Apenas o velho Puck. Não garoto-bode.
Quem sabe não tive um pesadelo? Talvez minha mãe estivesse bem. Ainda estávamos de férias e tínhamos parado ali naquela grande casa por alguma razão. E...
- Você salvou minha vida - disse Puck. - Eu... bem, o mínimo que eu podia fazer... voltei na colina. Achei que você poderia querer isso.
Reverentemente, ele colocou a caixa de sapatos em meu colo.
Dentro havia um chifre de touro branco-e-preto, a base irregular por ter sido quebrada, a ponta salpicada de sangue seco. Não tinha sido um pesadelo.
- O Minotauro - disse eu.
- Ahn, Q. não é uma boa idéia...
- É assim que o chamam nos mitos gregos, não é? - perguntei. - O Minotauro. Meio homem, meio touro.

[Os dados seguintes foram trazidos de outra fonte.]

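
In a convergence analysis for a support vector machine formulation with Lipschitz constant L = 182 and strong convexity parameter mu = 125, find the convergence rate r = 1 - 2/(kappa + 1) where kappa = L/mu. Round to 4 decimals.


Step 1: Compute the condition number.
kappa = L/mu = 182/125 = 1.456
Step 2: Compute the convergence rate.
r = 1 - 2/(kappa + 1) = 1 - 2*mu/(L + mu) = (L - mu)/(L + mu) = 57/307 = 0.1857


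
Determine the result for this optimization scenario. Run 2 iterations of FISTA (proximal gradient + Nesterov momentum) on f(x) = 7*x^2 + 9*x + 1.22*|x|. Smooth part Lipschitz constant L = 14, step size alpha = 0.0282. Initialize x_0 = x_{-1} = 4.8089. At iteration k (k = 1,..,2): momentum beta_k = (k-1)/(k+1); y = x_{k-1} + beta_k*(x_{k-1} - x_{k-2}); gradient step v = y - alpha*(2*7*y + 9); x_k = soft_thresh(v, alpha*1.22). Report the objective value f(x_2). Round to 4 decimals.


FISTA on f(x) = 7*x^2 + 9*x + 1.22*|x|
L = 14, alpha = 0.0282
Iteration 1: beta = 0.0, y = 4.8089 + 0.0*(4.8089 - 4.8089) = 4.8089
  grad(y) = 76.3246, v = y - alpha*grad = 2.6565
  prox(v) = soft_thresh(2.6565, 0.0344) = 2.6221
Iteration 2: beta = 0.3333, y = 2.6221 + 0.3333*(2.6221 - 4.8089) = 1.8932
  grad(y) = 35.5051, v = y - alpha*grad = 0.892
  prox(v) = soft_thresh(0.892, 0.0344) = 0.8576
f(x_2) = 7*0.8576^2 + 9*0.8576 + 1.22*|0.8576| = 13.9125


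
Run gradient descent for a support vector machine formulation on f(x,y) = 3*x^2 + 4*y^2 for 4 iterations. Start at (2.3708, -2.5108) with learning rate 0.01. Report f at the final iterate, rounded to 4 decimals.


Gradient descent on f(x,y) = 3*x^2 + 4*y^2.
Starting point: (2.3708, -2.5108), alpha = 0.01
Step 1: grad_x = 2*3*2.3708 = 14.2248, grad_y = 2*4*-2.5108 = -20.0864
  x_1 = 2.3708 - 0.01*14.2248 = 2.2286
  y_1 = -2.5108 - 0.01*-20.0864 = -2.3099
Step 2: grad_x = 2*3*2.2286 = 13.3713, grad_y = 2*4*-2.3099 = -18.4795
  x_2 = 2.2286 - 0.01*13.3713 = 2.0948
  y_2 = -2.3099 - 0.01*-18.4795 = -2.1251
Step 3: grad_x = 2*3*2.0948 = 12.569, grad_y = 2*4*-2.1251 = -17.0011
  x_3 = 2.0948 - 0.01*12.569 = 1.9691
  y_3 = -2.1251 - 0.01*-17.0011 = -1.9551
Step 4: grad_x = 2*3*1.9691 = 11.8149, grad_y = 2*4*-1.9551 = -15.641
  x_4 = 1.9691 - 0.01*11.8149 = 1.851
  y_4 = -1.9551 - 0.01*-15.641 = -1.7987
f(1.851, -1.7987) = 3*1.851^2 + 4*(-1.7987)^2 = 23.2202


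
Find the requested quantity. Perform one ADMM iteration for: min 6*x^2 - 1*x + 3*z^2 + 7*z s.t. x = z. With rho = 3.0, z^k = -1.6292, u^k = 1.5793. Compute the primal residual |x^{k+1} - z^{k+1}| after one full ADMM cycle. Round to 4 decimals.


ADMM iteration with rho = 3.0, z^k = -1.6292, u^k = 1.5793
Step 1: x-update.
Minimize 6*x^2 - 1*x + (3.0/2)*(x + 1.6292 + 1.5793)^2
FOC: (2*6 + 3.0)*x = 1 + 3.0*(-1.6292 - 1.5793)
x^{k+1} = -0.575
Step 2: z-update.
Minimize 3*z^2 + 7*z + (3.0/2)*(-0.575 - z + 1.5793)^2
FOC: (2*3 + 3.0)*z = -7 + 3.0*(-0.575 + 1.5793)
z^{k+1} = -0.443
Step 3: u-update.
u^{k+1} = 1.5793 - 0.575 + 0.443 = 1.4473
Step 4: Primal residual = |-0.575 + 0.443| = 0.132


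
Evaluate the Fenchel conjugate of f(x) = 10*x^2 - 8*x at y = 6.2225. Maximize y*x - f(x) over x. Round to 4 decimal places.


f*(y) = sup_x {y*x - a*x^2 - b*x} = sup_x {(y-b)*x - a*x^2}
FOC: (y - b) - 2a*x = 0 => x* = (y - b)/(2a)
x* = (6.2225 + 8)/(2*10) = 0.7111
f*(6.2225) = (y-b)^2/(4a) = (6.2225 + 8)^2/(4*10)
= 202.2795/40 = 5.057


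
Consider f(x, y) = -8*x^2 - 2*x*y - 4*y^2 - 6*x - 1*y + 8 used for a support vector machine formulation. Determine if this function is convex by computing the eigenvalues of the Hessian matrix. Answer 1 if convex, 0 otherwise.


The Hessian of f(x,y) = -8*x^2 - 2*x*y - 4*y^2 - 6*x - 1*y + 8 is:
H = [[-16, -2], [-2, -8]]
Trace = -16 - 8 = -24
Determinant = -16*-8 - (-2)^2 = 124
Discriminant = (-24)^2 - 4*124 = 80.0
Eigenvalues: lambda_1 = -16.4721, lambda_2 = -7.5279
The function is not convex.

0


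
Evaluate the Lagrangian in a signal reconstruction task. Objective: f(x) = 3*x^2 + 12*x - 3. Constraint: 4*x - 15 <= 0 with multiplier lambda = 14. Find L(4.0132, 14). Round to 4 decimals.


Step 1: Evaluate f(x).
f(4.0132) = 3*4.0132^2 + 12*4.0132 - 3 = 93.4757
Step 2: Evaluate g(x).
g(4.0132) = 4*4.0132 - 15 = 1.0528
Step 3: Compute Lagrangian.
L = 93.4757 + 14*1.0528 = 108.2149


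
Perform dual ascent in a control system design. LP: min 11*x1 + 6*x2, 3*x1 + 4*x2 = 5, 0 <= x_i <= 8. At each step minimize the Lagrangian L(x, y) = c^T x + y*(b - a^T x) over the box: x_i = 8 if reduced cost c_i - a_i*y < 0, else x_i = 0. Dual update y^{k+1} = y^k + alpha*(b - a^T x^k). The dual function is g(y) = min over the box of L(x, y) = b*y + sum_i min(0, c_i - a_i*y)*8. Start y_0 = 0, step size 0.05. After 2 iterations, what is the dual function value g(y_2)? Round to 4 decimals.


Dual ascent for LP: min 11*x1 + 6*x2, 3*x1 + 4*x2 = 5, 0 <= x_i <= 8
Step 1: y^k = 0.0, reduced costs: (11.0, 6.0)
  x^k = (0.0, 0.0), subgradient = b - a^T x = 5.0
  y^{k+1} = 0.0 + 0.05*5.0 = 0.25
Step 2: y^k = 0.25, reduced costs: (10.25, 5.0)
  x^k = (0.0, 0.0), subgradient = b - a^T x = 5.0
  y^{k+1} = 0.25 + 0.05*5.0 = 0.5
Dual objective at y_2 = 0.5: reduced costs (9.5, 4.0), box minimizer x = (0.0, 0.0)
g(y_2) = b*y + (c1 - a1*y)*x1 + (c2 - a2*y)*x2 = 5*0.5 + 9.5*0.0 + 4.0*0.0 = 2.5 + 0.0 + 0.0 = 2.5


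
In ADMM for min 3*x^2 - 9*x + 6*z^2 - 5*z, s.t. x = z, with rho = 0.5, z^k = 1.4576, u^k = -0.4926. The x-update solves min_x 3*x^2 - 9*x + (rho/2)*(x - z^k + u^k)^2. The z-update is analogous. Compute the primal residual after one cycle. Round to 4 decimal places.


ADMM iteration with rho = 0.5, z^k = 1.4576, u^k = -0.4926
Step 1: x-update.
Minimize 3*x^2 - 9*x + (0.5/2)*(x - 1.4576 - 0.4926)^2
FOC: (2*3 + 0.5)*x = 9 + 0.5*(1.4576 + 0.4926)
x^{k+1} = 1.5346
Step 2: z-update.
Minimize 6*z^2 - 5*z + (0.5/2)*(1.5346 - z - 0.4926)^2
FOC: (2*6 + 0.5)*z = 5 + 0.5*(1.5346 - 0.4926)
z^{k+1} = 0.4417
Step 3: u-update.
u^{k+1} = -0.4926 + 1.5346 - 0.4417 = 0.6003
Step 4: Primal residual = |1.5346 - 0.4417| = 1.0929


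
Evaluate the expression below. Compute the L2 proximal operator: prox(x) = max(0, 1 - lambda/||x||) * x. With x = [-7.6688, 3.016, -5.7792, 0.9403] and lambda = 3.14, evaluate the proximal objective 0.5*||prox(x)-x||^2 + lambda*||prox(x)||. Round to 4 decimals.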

Puck mudou de posição, pouco à vontade.
- Você ficou desacordada por dois dias. Do que se lembra?
- Minha mãe. Ela está mesmo...
Ele abaixou os olhos.
Olhei ao longo da campina. Havia pequenos bosques, um riacho sinuoso, campos de morangos espalhados embaixo do céu azul. O vale era cercado por colinas ondulantes, e a mais alta, bem na nossa frente, era a que tinha o grande pinheiro no topo. Mesmo isso parecia bonito à luz do sol.
Minha mãe se fora. O mundo inteiro deveria estar escuro e frio. Nada devia parecer bonito.

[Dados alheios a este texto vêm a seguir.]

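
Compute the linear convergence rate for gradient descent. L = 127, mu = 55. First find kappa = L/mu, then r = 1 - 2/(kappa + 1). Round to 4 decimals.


Step 1: Compute the condition number.
kappa = L/mu = 127/55 = 2.3091
Step 2: Compute the convergence rate.
r = 1 - 2/(kappa + 1) = 1 - 2*mu/(L + mu) = (L - mu)/(L + mu) = 72/182 = 0.3956


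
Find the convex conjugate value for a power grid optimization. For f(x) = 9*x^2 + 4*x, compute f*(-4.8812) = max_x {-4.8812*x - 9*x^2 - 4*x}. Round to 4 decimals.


f*(y) = sup_x {y*x - a*x^2 - b*x} = sup_x {(y-b)*x - a*x^2}
FOC: (y - b) - 2a*x = 0 => x* = (y - b)/(2a)
x* = (-4.8812 - 4)/(2*9) = -0.4934
f*(-4.8812) = (y-b)^2/(4a) = (-4.8812 - 4)^2/(4*9)
= 78.8757/36 = 2.191


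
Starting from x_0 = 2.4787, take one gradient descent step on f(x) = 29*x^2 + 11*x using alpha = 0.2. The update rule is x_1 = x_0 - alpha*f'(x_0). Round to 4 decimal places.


We compute the gradient at x_0 and apply the update.
f'(x) = 58*x + 11
f'(2.4787) = 58*2.4787 + 11 = 154.7646
x_1 = 2.4787 - 0.2*154.7646 = -28.4742


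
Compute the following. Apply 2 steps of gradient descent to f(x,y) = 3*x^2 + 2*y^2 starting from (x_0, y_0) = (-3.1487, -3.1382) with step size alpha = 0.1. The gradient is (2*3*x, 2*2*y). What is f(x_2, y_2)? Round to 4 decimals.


Gradient descent on f(x,y) = 3*x^2 + 2*y^2.
Starting point: (-3.1487, -3.1382), alpha = 0.1
Step 1: grad_x = 2*3*-3.1487 = -18.8922, grad_y = 2*2*-3.1382 = -12.5528
  x_1 = -3.1487 - 0.1*-18.8922 = -1.2595
  y_1 = -3.1382 - 0.1*-12.5528 = -1.8829
Step 2: grad_x = 2*3*-1.2595 = -7.5569, grad_y = 2*2*-1.8829 = -7.5317
  x_2 = -1.2595 - 0.1*-7.5569 = -0.5038
  y_2 = -1.8829 - 0.1*-7.5317 = -1.1298
f(-0.5038, -1.1298) = 3*(-0.5038)^2 + 2*(-1.1298)^2 = 3.3141


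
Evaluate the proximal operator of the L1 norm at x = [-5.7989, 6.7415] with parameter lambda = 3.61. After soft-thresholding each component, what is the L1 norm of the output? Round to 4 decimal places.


Soft-thresholding with lambda = 3.61:
prox(-5.7989) = sign(-5.7989)*max(|-5.7989| - 3.61, 0) = -2.1889
prox(6.7415) = sign(6.7415)*max(|6.7415| - 3.61, 0) = 3.1315
prox(x) = [-2.1889, 3.1315]
||prox(x)||_1 = 2.1889 + 3.1315 = 5.3204


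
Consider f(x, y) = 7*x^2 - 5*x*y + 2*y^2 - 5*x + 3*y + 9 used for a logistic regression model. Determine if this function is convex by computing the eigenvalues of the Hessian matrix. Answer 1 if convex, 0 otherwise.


The Hessian of f(x,y) = 7*x^2 - 5*x*y + 2*y^2 - 5*x + 3*y + 9 is:
H = [[14, -5], [-5, 4]]
Trace = 14 + 4 = 18
Determinant = 14*4 - (-5)^2 = 31
Discriminant = (18)^2 - 4*31 = 200.0
Eigenvalues: lambda_1 = 1.9289, lambda_2 = 16.0711
The function is convex.

1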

- Desculpe - fungou Puck. - Eu sou um fracasso. Eu... sou o pior sátiro do mundo.
Noah Puckerman era um sátiro. Podia apostar que logo ele teria que deixar o moicano de lado pois seus chifres iam crescer.

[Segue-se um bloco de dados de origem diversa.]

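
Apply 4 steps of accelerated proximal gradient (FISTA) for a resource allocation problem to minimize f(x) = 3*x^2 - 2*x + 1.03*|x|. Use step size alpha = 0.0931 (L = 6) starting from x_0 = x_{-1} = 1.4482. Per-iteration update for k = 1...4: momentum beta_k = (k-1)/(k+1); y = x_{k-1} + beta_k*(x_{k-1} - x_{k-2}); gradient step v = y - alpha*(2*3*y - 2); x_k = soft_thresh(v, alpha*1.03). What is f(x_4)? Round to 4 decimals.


FISTA on f(x) = 3*x^2 - 2*x + 1.03*|x|
L = 6, alpha = 0.0931
Iteration 1: beta = 0.0, y = 1.4482 + 0.0*(1.4482 - 1.4482) = 1.4482
  grad(y) = 6.6892, v = y - alpha*grad = 0.8254
  prox(v) = soft_thresh(0.8254, 0.0959) = 0.7295
Iteration 2: beta = 0.3333, y = 0.7295 + 0.3333*(0.7295 - 1.4482) = 0.49
  grad(y) = 0.9399, v = y - alpha*grad = 0.4025
  prox(v) = soft_thresh(0.4025, 0.0959) = 0.3066
Iteration 3: beta = 0.5, y = 0.3066 + 0.5*(0.3066 - 0.7295) = 0.0951
  grad(y) = -1.4293, v = y - alpha*grad = 0.2282
  prox(v) = soft_thresh(0.2282, 0.0959) = 0.1323
Iteration 4: beta = 0.6, y = 0.1323 + 0.6*(0.1323 - 0.3066) = 0.0277
  grad(y) = -1.8337, v = y - alpha*grad = 0.1984
  prox(v) = soft_thresh(0.1984, 0.0959) = 0.1025
f(x_4) = 3*0.1025^2 - 2*0.1025 + 1.03*|0.1025| = -0.0679


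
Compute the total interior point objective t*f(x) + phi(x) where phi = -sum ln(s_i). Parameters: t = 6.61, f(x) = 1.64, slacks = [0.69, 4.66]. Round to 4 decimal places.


Step 1: Compute log-barrier.
ln values: [-0.3711, 1.539]
phi = -(-0.3711 + 1.539) = -1.168
Step 2: Compute augmented objective.
t*f(x) = 6.61*1.64 = 10.8404
Total = 10.8404 - 1.168 = 9.6724


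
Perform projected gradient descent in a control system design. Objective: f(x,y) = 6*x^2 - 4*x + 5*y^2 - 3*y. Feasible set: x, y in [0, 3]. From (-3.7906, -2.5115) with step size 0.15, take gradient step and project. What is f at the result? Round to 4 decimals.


Step 1: Compute gradient at (-3.7906, -2.5115).
grad_x = 2*6*-3.7906 - 4 = -49.4872
grad_y = 2*5*-2.5115 - 3 = -28.115
Step 2: Gradient step.
x_raw = -3.7906 - 0.15*-49.4872 = 3.6325
y_raw = -2.5115 - 0.15*-28.115 = 1.7058
Step 3: Project onto [0, 3].
x_proj = clip(3.6325) = 3.0
y_proj = clip(1.7058) = 1.7058
Step 4: Evaluate f.
f(3.0, 1.7058) = 51.4307


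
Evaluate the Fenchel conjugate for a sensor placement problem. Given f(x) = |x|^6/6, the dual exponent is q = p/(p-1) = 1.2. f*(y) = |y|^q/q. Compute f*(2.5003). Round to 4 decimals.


The conjugate exponent q satisfies 1/p + 1/q = 1.
p = 6, so q = 6/(6 - 1) = 1.2
|y|^q = 2.5003^1.2 = 3.0032
f*(2.5003) = 3.0032 / 1.2 = 2.5027


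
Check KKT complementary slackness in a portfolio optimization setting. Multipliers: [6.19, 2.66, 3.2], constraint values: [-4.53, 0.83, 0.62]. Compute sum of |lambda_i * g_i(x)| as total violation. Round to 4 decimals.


KKT complementary slackness check:
lambda_1 * g_1 = 6.19 * -4.53 = -28.0407
lambda_2 * g_2 = 2.66 * 0.83 = 2.2078
lambda_3 * g_3 = 3.2 * 0.62 = 1.984
Total violation = 28.0407 + 2.2078 + 1.984 = 32.2325


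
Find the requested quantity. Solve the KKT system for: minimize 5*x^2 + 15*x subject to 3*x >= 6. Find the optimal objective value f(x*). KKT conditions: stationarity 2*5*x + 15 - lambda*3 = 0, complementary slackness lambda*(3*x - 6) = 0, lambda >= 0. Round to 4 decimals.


Step 1: Try lambda = 0 (constraint inactive).
x_unc = -15/(2*5) = -1.5
Check: 3*-1.5 = -4.5 < 6 -- violated!
Step 2: Constraint must be active: 3*x = 6
x* = 6/3 = 2.0
lambda = (2*5*2.0 + 15)/3 = 11.6667
Step 3: Compute optimal value.
f(x*) = 5*2.0^2 + 15*2.0 = 50.0


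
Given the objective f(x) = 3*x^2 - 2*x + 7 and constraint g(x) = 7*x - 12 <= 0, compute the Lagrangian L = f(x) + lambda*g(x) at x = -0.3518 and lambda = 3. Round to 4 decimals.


Step 1: Evaluate f(x).
f(-0.3518) = 3*(-0.3518)^2 - 2*(-0.3518) + 7 = 8.0749
Step 2: Evaluate g(x).
g(-0.3518) = 7*-0.3518 - 12 = -14.4626
Step 3: Compute Lagrangian.
L = 8.0749 + 3*-14.4626 = -35.3129


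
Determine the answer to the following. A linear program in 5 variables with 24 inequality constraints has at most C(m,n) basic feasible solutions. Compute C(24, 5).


Each vertex corresponds to some choice of n active constraints out of m, so the number of vertices is at most C(m, n) = m! / (n!(m-n)!).
m = 24, n = 5
Numerator: 24 * 23 * 22 * 21 * 20
Denominator: 5! = 120
C(24, 5) = 42504


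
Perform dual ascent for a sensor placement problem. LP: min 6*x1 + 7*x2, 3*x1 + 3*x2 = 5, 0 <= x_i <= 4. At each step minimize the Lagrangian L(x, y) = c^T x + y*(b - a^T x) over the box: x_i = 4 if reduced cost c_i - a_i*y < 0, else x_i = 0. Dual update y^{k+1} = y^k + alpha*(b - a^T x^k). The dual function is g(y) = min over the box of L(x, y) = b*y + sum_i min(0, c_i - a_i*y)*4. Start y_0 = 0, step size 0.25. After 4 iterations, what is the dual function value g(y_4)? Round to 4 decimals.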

Mas eu me sentia infeliz demais para me importar com a existência de sátiros ou mesmo minotauros. O importante era que minha mãe realmente tinha ido e nunca mais voltaria.
Eu estava sozinha. Um órfã. E teria de viver com... Russel Cheiroso? Não. Isso jamais iria acontecer. Preferia viver nas ruas.
Fingiria ter dezessete anos e me alistaria no exercito. Faria alguma coisa.
- Não foi sua culpa - disse eu.
- Foi, sim. Eu devia protegê-la.
- Minha mãe pediu para você me proteger?
-Não. Mas é isso que faço. Sou um guardião. Pelo menos... eu era.
- Mas por que...
De repente senti uma vertigem, minha visão rodando.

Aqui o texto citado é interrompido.